Lettre ouverte à ma députée sur le vote prorogeant l'état d'urgence
To my English-speaking readers: France is currently busy destroying public freedoms in the wake of the november attacks. Both the lower and upper legislative chambers approved by a near-unanimous vote a 3-month state of emergency. This seems sufficiently dire to me to write to my representative and post the letter on this blog.
Je ne parle pas beaucoup de politique ici, mais ce qui se passe en ce moment me semble suffisamment grave pour être mentionné. Ce jeudi, l'Assemblée nationale a voté trois mois d'état d'urgence, à l'unanimité moins six voix, suivie vendredi par le Sénat en un vote unanime. Ma députée, Julie Sommaruga, ne faisait pas partie des six qui ont eu le courage de s'opposer, et je lui ai donc écrit pour lui manifester ma désapprobation. (Les liens sont des ajouts par rapport à la version envoyée.)
Objet : Lettre ouverte sur votre vote prorogeant l'état d'urgence
Madame la députée,
C'est vous qui me représentez à l'Assemblée nationale, et je souhaitais réagir à votre vote sur le projet de loi prorogeant l'état d'urgence.
Le 16 novembre, sur votre site Web, votre réaction aux attentats du 13 se concluait ainsi : « Notre fermeté, notre unité, notre sang-froid et notre fidélité à nos valeurs républicaines triompheront de la barbarie, vaincront le terrorisme. »
Le 19 novembre, vous avez permis à l'Assemblée d'entériner, pour trois mois, un état d'urgence qui représente une grave atteinte aux libertés fondamentales. Vous avez permis à l'exécutif d'assigner à résidence sur la base de comportements, de perquisitionner, d'interdire manifestations et rassemblements ; tout cela au nom de la menace terroriste, cette perpétuelle urgence des dernières années et de celles à venir.
Madame la députée, les valeurs dont vous vous revendiquez sont précisément celles qui m'amènent à désapprouver votre vote. Ce n'est pas agir avec fermeté, que de céder à la faiblesse de ceux qui veulent qu'on les rassure, ceux qui sont réconfortés par un spectacle de mesures sécuritaires inefficaces, ceux-là même qui applaudissent les actions militaires revanchardes et aveugles où nous nous enlisons déjà.
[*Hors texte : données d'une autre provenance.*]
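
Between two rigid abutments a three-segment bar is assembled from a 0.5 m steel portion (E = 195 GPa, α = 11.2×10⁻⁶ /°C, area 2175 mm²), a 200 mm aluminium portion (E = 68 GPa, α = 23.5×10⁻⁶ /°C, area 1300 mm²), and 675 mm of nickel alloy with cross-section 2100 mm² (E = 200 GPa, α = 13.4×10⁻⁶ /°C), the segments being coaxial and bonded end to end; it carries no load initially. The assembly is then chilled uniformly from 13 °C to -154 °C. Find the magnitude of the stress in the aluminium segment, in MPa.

σ ≈ 492 MPa (tensile)

Free thermal contraction of the whole bar: Σ αᵢΔT Lᵢ = 11.2×10⁻⁶×167×500 + 23.5×10⁻⁶×167×200 + 13.4×10⁻⁶×167×675 = 3.231 mm.
The walls prevent any net length change, so an axial force P (same in every segment) develops. Compatibility: P · Σ Lᵢ/(AᵢEᵢ) = δ_free.
The series flexibility is Σ Lᵢ/(AᵢEᵢ) = 500/(2175×195×10³) + 200/(1300×68×10³) + 675/(2100×200×10³) = 5.048×10⁻⁶ mm/N.
P = 3.231 / 5.048×10⁻⁶ = 639900 N = 639.9 kN, tensile.
σ_{aluminium} = P / A = 639900 / 1300 = 492.2 MPa.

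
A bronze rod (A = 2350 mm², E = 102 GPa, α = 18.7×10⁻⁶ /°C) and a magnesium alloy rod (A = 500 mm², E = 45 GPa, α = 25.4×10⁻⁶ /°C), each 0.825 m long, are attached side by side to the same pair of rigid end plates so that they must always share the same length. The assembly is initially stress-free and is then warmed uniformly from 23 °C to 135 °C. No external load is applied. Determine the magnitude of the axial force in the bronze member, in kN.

Both members must finish at the same length. With the larger α, the magnesium alloy tends to over-expand; the plates restrain it, putting the magnesium alloy in compression and the bronze in tension. With no external load the two internal forces are equal and opposite, magnitude P.
Compatibility of the two members (thermal + elastic change equal): (α₁ − α₂)ΔT = P·[1/(A₁E₁) + 1/(A₂E₂)].
|α₁ − α₂|·ΔT = 6.7×10⁻⁶ × 112 = 0.0007504.
1/(A₁E₁) + 1/(A₂E₂) = 1/(2350×102×10³) + 1/(500×45×10³) = 4.862×10⁻⁸ N⁻¹.
So P = 0.0007504 / 4.862×10⁻⁸ = 15.44 kN.

P ≈ 15.4 kN (tensile in the bronze)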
Ce n'est pas faire preuve de sang-froid, que d'adopter si tôt de telles mesures, alors que nous sommes tous encore sous le choc de ces atrocités et du tapage sensationnaliste des médias.
Il faut se méfier de cette unité à laquelle on nous demande de croire, comme si le débat politique devait se suspendre sous la violence de ces crimes, et une opinion commune s'imposer immédiatement à chacun. N'est-il pas un peu suspect, finalement, que nous nous soyons tous mis d'accord si vite ? Ne pensez-vous pas, comme moi, que l'on entendrait des avis dissidents s'élever, s'il leur était permis de manifester, s'il leur était possible de s'opposer à l'alarmisme ambiant sans qu'on leur objecte le respect dû aux victimes ?
Comme vous, je crois à nos valeurs républicaines, comme vous je suis convaincu que c'est elles qui doivent nous guider en ces temps difficiles. Pourtant, nombre d'entre elles me semblent gravement menacées par le texte que vous avez défendu. Ainsi, le pouvoir législatif, que vous exercez en me représentant, ne bafoue-t-il pas le principe de la séparation des pouvoirs, quand il accède aux demandes d'un pouvoir exécutif qui veut court-circuiter le pouvoir judiciaire ? Peut-on encore parler de présomption d'innocence, quand l'exécutif prive arbitrairement ses citoyens de liberté, au nom d'une urgence qu'il veut étaler sur trois mois ? L'État de droit peut-il s'accommoder de cet état d'urgence permanent avec lequel on parle de le concilier ? En somme, n'est-ce pas laisser triompher le terrorisme, que de rogner ainsi nos chères valeurs, pour mieux les protéger ?
Madame la députée, je tenais à vous écrire pour vous dire que votre vote ne représente pas mes convictions. Comme d'autres de vos électeurs, peut-être, je regrette amèrement de vous voir approuver les graves erreurs que nous commettons aujourd'hui, et j'ai peur de cette France que l'on nous prépare pour demain.
Bien cordialement,
Antoine Amarilli (Montrouge), doctorant
Je recommande aussi fortement la lecture de J'ai peur, un article écrit par Pablo, qui correspond bien à mon avis sur ce qui est en train de se passer.